Los verdaderos problemas no se atienden en las elecciones, solo digo

Por Salvador Izquierdo.
Ilustración: Diego Corrales.
Edición 467-Abril 2021.

Cuando votamos, obligados, nos dividen en mesas de hombres y mujeres. Solo ese dato pequeño debería ser suficiente como para entender que ningún cambio significativo podemos esperar del proceso electoral. En ese momento, haciendo fila en alguna parte al interior del recinto que nos han asignado, se debería producir un alivio de todas las ansiedades, una reflexión pasiva sobre lo que estamos viviendo, mientras agradecemos al ciudadano al que le ha “tocado mesa” por su trabajo descomplicado. Un simulacro de la primaria no debería ser ocasión para morirse de las iras, no debe ser la vara para medir decisiones importantes que queremos tomar como, por ejemplo, huir del país o hacernos del pueblo. Hay que votar con argumentos personales, secretos, pero sin presión encima, los que ganan las elecciones son turros a la final, como los best sellers del momento. Están jugando a perder.

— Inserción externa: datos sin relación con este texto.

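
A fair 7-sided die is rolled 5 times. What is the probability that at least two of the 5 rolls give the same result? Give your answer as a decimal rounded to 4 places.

0.8501

P(all 5 different) = 7/7 · 6/7 · ··· · 3/7 ≈ 0.1499.
P(at least two equal) = 1 − 0.1499 = 0.8501.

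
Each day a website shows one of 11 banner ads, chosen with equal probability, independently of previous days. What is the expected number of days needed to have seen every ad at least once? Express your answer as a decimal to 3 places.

After i distinct types are collected, each trial gives a new one with probability (11−i)/11, so the expected wait for the next new type is 11/(11−i).
E = 11/11 + 11/10 + 11/9 + 11/8 + 11/7 + 11/6 + 11/5 + 11/4 + 11/3 + 11/2 + 11/1 = 83711/2520 ≈ 33.219.

33.219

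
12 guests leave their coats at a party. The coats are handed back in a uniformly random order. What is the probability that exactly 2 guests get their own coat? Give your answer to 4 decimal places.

Choose which 2 of the 12 are fixed: C(12,2) = 66 ways.
The remaining 10 must have no fixed point: D(10) = 1334961.
P = 66·1334961/479001600 = 16481/89600 ≈ 0.1839.

0.1839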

El verdadero problema del país son el racismo y el machismo. Una opción acerca de eso no está en la papeleta. No se puede elegir cada cuatro años ser o no racista y machista. Estas cosas las llevamos incrustadas adentro, en nuestra programación interna. Ya la cagamos, en ese sentido, hace un ratito nomás cuando le tratamos de usted a una persona de nuestra misma edad que vino a arreglar un tema de la conexión eléctrica. O cuando subestimamos el trabajo artístico, académico, deportivo, intelectual de una de nuestras colegas, por ser mujer. La cagamos al imponer una distancia que no tendría por qué estar ahí. Pero está ahí, con violencia, tiene control sobre nuestro cuerpo y mente. Necesitamos desintoxicarnos, no de la política de temporada, sino del patriarcado. O al menos empezar a debatir estos temas, creer en la gente que lo hace, sintonizarse con luchas que se están dando debajo de nuestras narices. Escuchar.

Hace poco escuché al escritor argentino Diego Sztulwark referirse a las Madres de la Plaza de Mayo como las responsables de haber salvado a su país de una debacle… espiritual (esta última palabra es mía, no recuerdo exactamente cómo lo dijo él). Un grupo de mujeres, madres, abuelas, allegadas, que obstinadamente, durante los años ochenta, sobre todo, se empeñaron en rechazar la normalización de una serie de atropellos individuales, la desaparición, la tortura, el asesinato de personas disidentes y la trasplantación involuntaria, anónima, de sus hijos e hijas recién nacidas a otras familias. Una reunión de personas que no permitió que se olvidara algo que, si se llegaba a olvidar, podría haber desintegrado el sentido de vivir en comunidad.

Me voy a alejar por un segundo de cualquier connotación ideológica que puede tener la frase de Sztulwark, me voy a hacer el loco frente a los vínculos que han establecido algunos organismos de Derechos Humanos con gobiernos de izquierda de la región, sean kirchneristas, chavistas, correístas… restándoles toda credibilidad. Hago esto solo para tratar de traducir ese gesto de rescate a nuestro contexto. ¿Quiénes salvan al Ecuador cuando todo parece estar perdido? ¿A quiénes acudimos? ¿Al movimiento indígena? ¿A los movimientos feministas/trans/Lgbti? ¿A los Yasunidos? ¿A los obreros? ¿Al periodismo de investigación? ¿A los inmigrantes? ¿A la religión? ¿A la música? ¿A los no contactados? ¿A los negros?

Opciones hay, faltan imágenes creíbles. Falta afecto. Falta trabajo. Pero tiempo hay, aunque muchos piensen lo contrario. El esfuerzo por rescatar lo que llamamos país va a seguir produciéndose, lejos de las urnas, los balotajes, lejos del ruido, en los vericuetos, en zonas periféricas, en subterráneos; casi siempre se lo considerará “inútil”, “poco práctico”, “poco profesional”, “perdido”. Ese es el vocabulario de nuestra salvación.